Talking about tradition, while the A-17 has notable longevity the outdoor fifty and 100 yard smallbore rifle targets, which were derived from English targets in 1919 are still official targets: the A-23 and A-25.
How about the term “Maggie’s Drawers” for a miss in high power? When target shooting first became formalized few people had spotting scopes and so target boys would hunker down in a hole dug in front of a large flat steel plate with a target painted upon it. When a massive .45-70 lead slug clanged up against it they marked the location and value of the hit with a long stick which had a disc on its end, called a paddle, and then daubed a bit of paint over the chipped paint caused by the hit with a paint brush attached to a long stick. If it were a miss they waved a red flag across the target. A ribald ballad of the time entitled The Old Red Flannel Drawers That Maggie Woreled to the scoring flag’s name. Marking shots with paddles and flags is long gone but Maggie’s Drawers live on.
By the way, the place where targets were marked in those days of yore was a simple pit in the ground, another traditional term which has hung on.
The marking paddles’ large disc was usually painted red on one side and white on the other making them readily visible to the scorer and shooter. This device led to two terms, which hang on today and have cause much anguish on the firing line when they are confused: redisc and mark. If a scorer missed a shot being scored he would call for a redisc and the pit crew would simply repeat the signal. Woe be the competitor or scorer who gets confused and asks for a ‘mark.” In that case the target is pulled, pasted, and run up. As there was no shot hole it comes up a miss and has to be recorded as such on the score card.
Combat style shooting has become very popular recently and allows a two hand hold while the older more formal three gun 2700 pistol course of fire dictates a one hand hold. The reason for the difference rests in the origin of the pistol as a military arm. Mounted troops needed to be able to shoot at the enemy while controlling a madly dashing steed. The cavalryman’s carbine, a short shoulder arm, was not suitable for mounted use as it required two hands and so the horse pistol came into being. As it required just one hand to employ in combat its training reflected that and, in time, so did competition.
And what of formal strings of fire? Why five shots for pistol and two and eight for service rifle?
When the US Army adopted the ‘New Model Army Metallic Cartridge Revolving Pistol’, popularly known as the Colt Single Action Army Revolver, in 1873, it was found that if a soldier loaded all six chambers and the gun was dropped on its hammer it would often discharge, wasting ammunition and likely wounding the owner. To avoid calamity, it was decreed that the pistol would be loaded with only five rounds with the hammer resting on the empty chamber, a procedure known as “five beans in the wheel.” Like the one hand hold this loading procedure transferred to training and then competition.

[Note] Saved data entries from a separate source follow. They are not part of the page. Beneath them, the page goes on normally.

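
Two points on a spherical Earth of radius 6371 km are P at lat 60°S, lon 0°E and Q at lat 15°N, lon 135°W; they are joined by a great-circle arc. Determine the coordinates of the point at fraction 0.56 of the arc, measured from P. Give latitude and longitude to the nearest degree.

≈ lat 34°S, lon 110°W

The haversine formula gives a central angle δ ≈ 2.172 rad (124.4°) between the endpoints.
Interpolate at f = 0.56 with slerp weights a = sin((1−f)δ)/sin δ ≈ 0.990, b = sin(fδ)/sin δ ≈ 1.137.
p = a·p₁ + b·p₂ ≈ (-0.282, -0.777, -0.563); φ = arcsin(p_z) ≈ -34.29°, λ = atan2(p_y, p_x) ≈ -109.93°.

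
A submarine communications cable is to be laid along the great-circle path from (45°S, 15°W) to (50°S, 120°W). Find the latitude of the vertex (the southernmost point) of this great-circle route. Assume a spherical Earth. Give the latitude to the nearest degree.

≈ 61°S

The great circle lies in the plane with unit normal n̂ = (p₁ × p₂)/|p₁ × p₂|.
Here n̂_z ≈ -0.485; the vertex latitude is φ_max = arccos|n̂_z| ≈ 61.0°.
Check via Clairaut: cos φ_max = |cos φ₁| · sin C = cos(45.0°)·sin(136.7°) ≈ 0.485, again giving ≈ 61.0°.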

Two and eight seems obvious. The semiautomatic M1 Garand, the service rifle for two decades, starting in 1937, loaded with an en blocclip of eight rounds. When the M1 was first introduced there was discussion about going to a 16 shot string in competition. But as only the Army had the M1, the Marines, Navy, Coast Guard, and civilians still used the M1903 which loaded from five round stripper clips. In the interest of fair play it was agreed that the semiautomatic rifle would be loaded two and eight while the bolt gun continued with its five and five. The traditional loading pattern has hung on through the era of the 20 shot box magazine fed M-14 and M-16.
Tradition is a way of honoring those of the sport who came before us and of welcoming new shooters. Observing and preserving tradition, and teaching it to new shooters means that it will last beyond our own time.Tradition plays a great role in our sport. It links us to the past. It is how we keep our balance. To paraphrase Tevye the Milkman, “Without our traditions, our sport would be as shaky as… as… as a fiddler on the roof!